Lorsqu’elle questionna Cirocco sur le déroulement de l’entrevue, celle-ci semblait raisonnablement confiante :

« J’ai pris soin de faire mousser son ego. Je voulais en la quittant lui laisser l’impression qu’elle était de loin supérieure à Gaïa afin qu’elle ne daigne même pas répondre à son prochain appel. Si elle ne lui parle pas, elle ne risquera pas de lui dire que je suis passée.

— Tu ne lui as quand même pas dit de ne rien dire, j’espère ?

— Ne me prends pas pour une idiote, veux-tu ? Je crois la comprendre mieux que n’importe qui. Non, j’ai gardé à la conversation un ton aussi franc et routinier que possible, compte tenu que la dernière fois je m’en étais tirée avec des brûlures au second degré sur la moitié du corps. Au fait, tu peux marquer une grande croix près de son nom, si tu ne l’as déjà fait.

— Tu plaisantes ? Je ne l’avais même pas inscrite sur ma liste. »

Cirocco ferma les yeux un moment. Elle se frotta le front. « Le suivant, c’est Crios. Avec une nouvelle croix. Je ne crois pas que tout cela nous mène quelque part, Gaby.

— Je n’ai jamais dit ça. Mais il fallait au moins essayer. »

* * *

La brise les porta au-delà de l’archipel d’îlots essaimés au centre de Nox avant de mourir. Ils attendirent presque un jour entier son retour. Comme elle ne se relevait pas, Gaby mit tout le monde aux avirons, Cirocco comprise.

La valve commença de se rouvrir alors qu’ils ramaient depuis vingt revs. Contrairement aux prévisions, aucun torrent liquide ne se déversait par l’ouverture qui s’agrandissait rapidement au-dessus d’eux. La valve était comme une éponge. Elle absorbait la fonte des glaces et lors de sa dilatation expulsait l’eau progressivement. Celle-ci se déversait en milliards de ruisseaux qui se résolvaient en gouttelettes. À partir de là le processus devenait complexe, l’air froid et humide rencontrant les masses d’air chaud à plus basse altitude lors de son inexorable descente. Comme ils se trouvaient à l’est de la valve – quoique de peu –, le plus gros des orages et des pluies diluviennes tendait d’abord à s’éloigner d’eux, suivant un mouvement analogue à celui de Robin lors de son Grand Plongeon : en direction de l’ouest, vers Hypérion. Il était impossible de savoir à partir de quand les vents deviendraient dangereux.

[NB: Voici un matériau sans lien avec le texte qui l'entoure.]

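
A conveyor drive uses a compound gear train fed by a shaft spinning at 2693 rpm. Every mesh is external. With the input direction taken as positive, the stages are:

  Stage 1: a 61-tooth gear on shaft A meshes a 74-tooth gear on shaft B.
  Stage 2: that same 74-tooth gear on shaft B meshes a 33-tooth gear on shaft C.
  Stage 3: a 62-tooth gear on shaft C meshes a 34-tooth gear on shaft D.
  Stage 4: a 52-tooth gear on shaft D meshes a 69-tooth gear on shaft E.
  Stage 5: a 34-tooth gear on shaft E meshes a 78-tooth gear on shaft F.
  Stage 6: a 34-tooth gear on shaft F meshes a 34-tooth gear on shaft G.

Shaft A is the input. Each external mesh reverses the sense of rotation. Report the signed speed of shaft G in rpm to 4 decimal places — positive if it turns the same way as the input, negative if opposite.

+2981.9722 rpm (same as input, |ω| = 2981.9722 rpm)

Stage 1 [61T→74T]: ω = 2693.0000×61/74 = 2219.9054 rpm, dir flips to −; running = −2219.9054
Stage 2 [74T→33T]: ω = 2219.9054×74/33 = 4977.9697 rpm, dir flips to +; running = +4977.9697
Stage 3 [62T→34T]: ω = 4977.9697×62/34 = 9077.4742 rpm, dir flips to −; running = −9077.4742
Stage 4 [52T→69T]: ω = 9077.4742×52/69 = 6840.9950 rpm, dir flips to +; running = +6840.9950
Stage 5 [34T→78T]: ω = 6840.9950×34/78 = 2981.9722 rpm, dir flips to −; running = −2981.9722
Stage 6 [34T→34T]: ω = 2981.9722×34/34 = 2981.9722 rpm, dir flips to +; running = +2981.9722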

Le sort des débris qui jonchaient la partie supérieure de la valve pouvait être déterminé par de simples équations de physique. En arrivant, ils feraient une sacrée gerbe. Certains de ces « débris » étaient des arbres entiers plus gros que des séquoias. Gaby savait toutefois que ce n’était pas un problème car leur dérive vers l’ouest serait encore plus prononcée que celle de l’eau.

On souqua ferme, même lorsque survint la brise attendue, en contemplant l’arrivée de l’orage. La pluie descendit des heures durant, atteignit la mer et s’épancha comme un champignon renversé.

Ils commencèrent à sentir des vagues et des rafales de vent qui fouettaient la toile raide de leur voile. Gaby pouvait voir la pluie approcher tandis que le sifflement ininterrompu devenait de plus en plus fort. Lorsque la tempête les frappa, ce fut comme un véritable mur liquide. « Une pluie à suffoquer les grenouilles », comme disait son père, il y a bien longtemps.

Le vent n’était pas aussi fort qu’elle l’avait craint mais elle savait qu’il pouvait empirer. Ils étaient encore à un kilomètre de la terre. Ceux qui ne ramaient pas se mirent à tâter le fond à l’aide des gaffes. Quand ils l’eurent trouvé, les Titanides abandonnèrent les avirons pour amener à la perche l’embarcation vers la côte. L’accostage se révélait délicat car les vagues atteignaient maintenant près de deux mètres mais il n’y avait à craindre ni écueils ni récifs. Bientôt Cornemuse sautait à l’eau avec un cordage, nageait jusqu’à la plage et commençait à hisser le radeau.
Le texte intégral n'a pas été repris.